Ville ou jouir, Christophe Esnault, éd. Louise Bottu, 2020, 14€
Détruire dit-il
Il y a un paradoxe à poursuivre la lecture de Ville ou jouir, car le propos confine à une morale punk, ce qui semble une aporie, sachant que le punk est une attitude sans lendemain, sans futur. Paradoxe car cette prose et ces aphorismes détruisent l’idée de partage affectif avec l’humanité, quand écrire reste un partage. D’ailleurs, cette ambiguïté me semble venir dès le titre du premier texte du livre : Ville ou jouir, qui pourrait se décliner ainsi : Ville où jouir, Vivre ou mourir ou encore Vivre où mourir. Là a été pour moi le principal intérêt de cette littérature, qui s’attache peut-être aux pas de Diogène le cynique ou à ceux de Cioran – lequel malgré tout n’accepte pas l’idée de suicide, car pour lui c’est une preuve d’optimisme qui s’appuie sur l’idée d’un au-delà meilleur.
Précarité ou pressions dans le domaine du travail. Troubles psychiatriques. Rupture amoureuse. Deuil. Orientation sexuelle vécue douloureusement. Consommation de drogues. Conflits et harcèlements. Problèmes d’argent, endettement…

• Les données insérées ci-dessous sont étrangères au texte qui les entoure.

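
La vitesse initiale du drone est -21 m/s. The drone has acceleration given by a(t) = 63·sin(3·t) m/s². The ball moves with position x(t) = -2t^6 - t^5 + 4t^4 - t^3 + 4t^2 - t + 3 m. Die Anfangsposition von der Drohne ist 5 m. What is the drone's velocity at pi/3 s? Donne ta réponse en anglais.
To solve this, we need to take 1 integral of our acceleration equation a(t) = 63·sin(3·t). The integral of acceleration is velocity. Using v(0) = -21, we get v(t) = -21·cos(3·t). Using v(t) = -21·cos(3·t) and substituting t = pi/3, we find v = 21.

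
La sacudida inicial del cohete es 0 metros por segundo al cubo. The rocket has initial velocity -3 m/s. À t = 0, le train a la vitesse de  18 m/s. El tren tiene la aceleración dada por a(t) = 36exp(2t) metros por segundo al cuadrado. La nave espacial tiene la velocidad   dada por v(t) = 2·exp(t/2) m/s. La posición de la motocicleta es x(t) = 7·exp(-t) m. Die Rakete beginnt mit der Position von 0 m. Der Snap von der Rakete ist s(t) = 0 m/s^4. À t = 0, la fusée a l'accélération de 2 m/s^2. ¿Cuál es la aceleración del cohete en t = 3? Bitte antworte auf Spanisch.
Debemos encontrar la integral de nuestra ecuación del snap s(t) = 0 2 veces. Integrando el snap y usando la condición inicial j(0) = 0, obtenemos j(t) = 0. La integral de la sacudida es la aceleración. Usando a(0) = 2, obtenemos a(t) = 2. De la ecuación de la aceleración a(t) = 2, sustituimos t = 3 para obtener a = 2.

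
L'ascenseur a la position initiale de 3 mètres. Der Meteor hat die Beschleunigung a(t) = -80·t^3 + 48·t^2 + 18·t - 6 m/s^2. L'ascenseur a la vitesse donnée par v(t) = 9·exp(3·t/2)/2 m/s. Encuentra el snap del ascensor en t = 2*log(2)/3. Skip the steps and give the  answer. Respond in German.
Der Snap bei t = 2*log(2)/3 ist s = 243/8.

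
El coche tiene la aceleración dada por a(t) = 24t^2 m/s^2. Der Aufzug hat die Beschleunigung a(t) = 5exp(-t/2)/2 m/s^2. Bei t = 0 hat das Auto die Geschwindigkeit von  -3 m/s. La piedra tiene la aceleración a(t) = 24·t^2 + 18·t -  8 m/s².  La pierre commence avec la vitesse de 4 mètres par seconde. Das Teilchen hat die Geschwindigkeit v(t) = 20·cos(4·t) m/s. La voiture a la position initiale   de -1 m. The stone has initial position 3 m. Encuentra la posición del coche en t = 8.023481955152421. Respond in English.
Starting from acceleration a(t) = 24·t^2, we take 2 integrals. Integrating acceleration and using the initial condition v(0) = -3, we get v(t) = 8·t^3 - 3. Taking ∫v(t)dt and applying x(0) = -1, we find x(t) = 2·t^4 - 3·t - 1. Using x(t) = 2·t^4 - 3·t - 1 and substituting t = 8.023481955152421, we find x = 8263.53594862234.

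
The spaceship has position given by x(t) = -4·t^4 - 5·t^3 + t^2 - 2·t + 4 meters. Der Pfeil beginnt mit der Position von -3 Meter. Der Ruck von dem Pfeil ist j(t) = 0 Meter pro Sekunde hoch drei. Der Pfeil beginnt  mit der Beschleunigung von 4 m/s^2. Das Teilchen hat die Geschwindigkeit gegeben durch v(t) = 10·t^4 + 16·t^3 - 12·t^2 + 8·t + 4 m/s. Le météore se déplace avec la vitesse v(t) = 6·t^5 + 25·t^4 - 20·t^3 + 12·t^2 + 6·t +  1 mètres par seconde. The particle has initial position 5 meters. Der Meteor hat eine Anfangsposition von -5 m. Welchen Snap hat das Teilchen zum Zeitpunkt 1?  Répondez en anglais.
To solve this, we need to take 3 derivatives of our velocity equation v(t) = 10·t^4 + 16·t^3 - 12·t^2 + 8·t + 4. Taking d/dt of v(t), we find a(t) = 40·t^3 + 48·t^2 - 24·t + 8. Taking d/dt of a(t), we find j(t) = 120·t^2 + 96·t - 24. The derivative of jerk gives snap: s(t) = 240·t + 96. We have snap s(t) = 240·t + 96. Substituting t = 1: s(1) = 336.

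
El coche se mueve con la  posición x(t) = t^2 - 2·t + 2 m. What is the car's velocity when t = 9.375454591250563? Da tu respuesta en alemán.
Wir müssen unsere Gleichung für die Position x(t) = t^2 - 2·t + 2 1-mal ableiten. Durch Ableiten von der Position erhalten wir die Geschwindigkeit: v(t) = 2·t - 2. Wir haben die Geschwindigkeit v(t) = 2·t - 2. Durch Einsetzen von t = 9.375454591250563: v(9.375454591250563) = 16.7509091825011.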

Et si je range ce recueil au rang de la philosophie, qui pour moi améliore le monde, je pourrais encore évoquer le Zarathoustra de Nietzsche qui crée la catégorie suivante (dont je reprends l’essentiel) : celle des « beaucoup-trop-nombreux ». Christophe Esnault décrit un monde où vérité et clairvoyance ne sont qu’à de très rares exceptions la lumière dans le cœur humain, lequel par essence est pourri. La philosophie qui se dégage de cette série de textes courts, n’hésite pas à haïr ou au moins à se défier de toute confiance en l’être humain, dont la nature profonde est en état continuel de décomposition, et ne nécessite aucune compassion, un monde à proprement parler punk, pourri.

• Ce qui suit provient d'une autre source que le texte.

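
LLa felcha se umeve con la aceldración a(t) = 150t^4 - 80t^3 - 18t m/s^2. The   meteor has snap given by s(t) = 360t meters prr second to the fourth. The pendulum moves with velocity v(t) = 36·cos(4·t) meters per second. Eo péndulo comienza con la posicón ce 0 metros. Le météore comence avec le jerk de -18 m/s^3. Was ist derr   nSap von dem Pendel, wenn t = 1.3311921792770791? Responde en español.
Debemos derivar nuestra ecuación de la velocidad v(t) = 36·cos(4·t) 3 veces. Derivando la velocidad, obtenemos la aceleración: a(t) = -144·sin(4·t). Tomando d/dt de a(t), encontramos j(t) = -576·cos(4·t). Derivando la sacudida, obtenemos el snap: s(t) = 2304·sin(4·t). Usando s(t) = 2304·sin(4·t) y sustituyendo t = 1.3311921792770791, encontramos s = -1885.32270606455.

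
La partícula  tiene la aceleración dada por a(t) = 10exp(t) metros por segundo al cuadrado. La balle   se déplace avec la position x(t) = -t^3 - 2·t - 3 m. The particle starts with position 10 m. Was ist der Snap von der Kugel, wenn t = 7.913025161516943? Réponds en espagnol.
Debemos derivar nuestra ecuación de la posición x(t) = -t^3 - 2·t - 3 4 veces. Derivando la posición, obtenemos la velocidad: v(t) = -3·t^2 - 2. La derivada de la velocidad da la aceleración: a(t) = -6·t. Derivando la aceleración, obtenemos la sacudida: j(t) = -6. Tomando d/dt de j(t), encontramos s(t) = 0. De la ecuación del snap s(t) = 0, sustituimos t = 7.913025161516943 para obtener s = 0.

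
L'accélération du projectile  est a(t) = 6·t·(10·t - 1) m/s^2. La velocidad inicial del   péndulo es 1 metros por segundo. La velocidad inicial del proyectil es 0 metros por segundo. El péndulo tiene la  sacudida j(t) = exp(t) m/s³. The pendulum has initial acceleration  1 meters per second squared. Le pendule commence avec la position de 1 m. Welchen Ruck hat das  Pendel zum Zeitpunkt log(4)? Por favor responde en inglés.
Using j(t) = exp(t) and substituting t = log(4), we find j = 4.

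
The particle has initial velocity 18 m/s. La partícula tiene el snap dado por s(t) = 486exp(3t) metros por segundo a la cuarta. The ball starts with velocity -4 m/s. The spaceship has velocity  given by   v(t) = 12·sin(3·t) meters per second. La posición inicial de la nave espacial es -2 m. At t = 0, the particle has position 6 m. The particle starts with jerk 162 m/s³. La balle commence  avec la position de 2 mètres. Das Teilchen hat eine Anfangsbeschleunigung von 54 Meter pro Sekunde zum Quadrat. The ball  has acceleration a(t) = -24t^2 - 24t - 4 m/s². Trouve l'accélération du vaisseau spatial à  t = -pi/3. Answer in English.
Starting from velocity v(t) = 12·sin(3·t), we take 1 derivative. Differentiating velocity, we get acceleration: a(t) = 36·cos(3·t). We have acceleration a(t) = 36·cos(3·t). Substituting t = -pi/3: a(-pi/3) = -36.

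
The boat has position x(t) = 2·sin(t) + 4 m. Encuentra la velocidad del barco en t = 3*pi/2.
Debemos derivar nuestra ecuación de la posición x(t) = 2·sin(t) + 4 1 vez. Derivando la posición, obtenemos la velocidad: v(t) = 2·cos(t). Usando v(t) = 2·cos(t) y sustituyendo t = 3*pi/2, encontramos v = 0.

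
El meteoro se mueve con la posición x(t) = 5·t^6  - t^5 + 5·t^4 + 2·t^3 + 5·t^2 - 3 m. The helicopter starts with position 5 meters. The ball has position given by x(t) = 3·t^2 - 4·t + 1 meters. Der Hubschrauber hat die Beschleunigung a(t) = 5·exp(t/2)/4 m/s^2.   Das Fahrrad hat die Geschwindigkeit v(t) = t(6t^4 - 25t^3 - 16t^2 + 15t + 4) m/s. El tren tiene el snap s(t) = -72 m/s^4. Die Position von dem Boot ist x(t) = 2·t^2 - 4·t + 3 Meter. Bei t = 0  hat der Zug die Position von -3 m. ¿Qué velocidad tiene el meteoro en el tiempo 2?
Partiendo de la posición x(t) = 5·t^6 - t^5 + 5·t^4 + 2·t^3 + 5·t^2 - 3, tomamos 1 derivada. La derivada de la posición da la velocidad: v(t) = 30·t^5 - 5·t^4 + 20·t^3 + 6·t^2 + 10·t. De la ecuación de la velocidad v(t) = 30·t^5 - 5·t^4 + 20·t^3 + 6·t^2 + 10·t, sustituimos t = 2 para obtener v = 1084.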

Vous regarder me désespère.
Ne plus vous voir, ne plus vous entendre, ne plus vous savoir dans les parages. Et cette certitude que je ne pourrais pas m’isoler bien longtemps sans finir par me cogner à vous.
Faire abstraction de l’autre est impossible.

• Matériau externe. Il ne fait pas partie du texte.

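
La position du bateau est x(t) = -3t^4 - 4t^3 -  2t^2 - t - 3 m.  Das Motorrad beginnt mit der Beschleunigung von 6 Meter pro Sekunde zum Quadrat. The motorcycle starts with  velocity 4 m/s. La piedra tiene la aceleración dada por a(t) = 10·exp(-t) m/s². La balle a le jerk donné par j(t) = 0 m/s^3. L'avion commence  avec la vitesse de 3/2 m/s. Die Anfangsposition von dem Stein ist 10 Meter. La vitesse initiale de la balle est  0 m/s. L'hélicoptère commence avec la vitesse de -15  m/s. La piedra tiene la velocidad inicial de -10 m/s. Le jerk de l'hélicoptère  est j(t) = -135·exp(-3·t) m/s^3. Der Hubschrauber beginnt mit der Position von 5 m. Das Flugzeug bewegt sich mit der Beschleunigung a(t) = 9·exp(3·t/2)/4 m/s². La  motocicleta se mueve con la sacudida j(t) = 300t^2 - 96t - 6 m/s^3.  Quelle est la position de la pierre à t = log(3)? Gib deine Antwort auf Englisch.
To solve this, we need to take 2 antiderivatives of our acceleration equation a(t) = 10·exp(-t). Integrating acceleration and using the initial condition v(0) = -10, we get v(t) = -10·exp(-t). Finding the antiderivative of v(t) and using x(0) = 10: x(t) = 10·exp(-t). We have position x(t) = 10·exp(-t). Substituting t = log(3): x(log(3)) = 10/3.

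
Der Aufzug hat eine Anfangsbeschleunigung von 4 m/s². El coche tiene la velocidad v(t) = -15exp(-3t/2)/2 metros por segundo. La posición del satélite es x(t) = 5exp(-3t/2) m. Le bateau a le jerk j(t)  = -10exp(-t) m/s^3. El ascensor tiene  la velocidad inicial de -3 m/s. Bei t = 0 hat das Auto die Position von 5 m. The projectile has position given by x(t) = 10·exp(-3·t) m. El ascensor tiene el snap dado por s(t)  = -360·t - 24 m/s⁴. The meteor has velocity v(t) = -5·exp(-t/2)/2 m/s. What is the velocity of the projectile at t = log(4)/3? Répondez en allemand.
Wir müssen unsere Gleichung für die Position x(t) = 10·exp(-3·t) 1-mal ableiten. Mit d/dt von x(t) finden wir v(t) = -30·exp(-3·t). Aus der Gleichung für die Geschwindigkeit v(t) = -30·exp(-3·t), setzen wir t = log(4)/3 ein und erhalten v = -15/2.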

Cette misanthropie radicale, qui véhicule une vision de l’homme, de l’Autre, permet de déduire par contraste ce qui va au cœur de l’écrivain. Le cœur d’autrui est faisandé, et l’homme et ses congénères habitent mal le monde. La punk attitude soulève ici, par un effet de miroir, la malhonnêteté de chacun, le misérable égotisme que seul peut-être peut guérir le livre, justement en appuyant où nous avons tous mal. De là, à mon sens, le dernier paradoxe qui consiste, finalement pour le bien général, à vivre une catharsis bienfaisante, comme si le spectacle de notre médiocrité nous soignait un instant de notre malheur.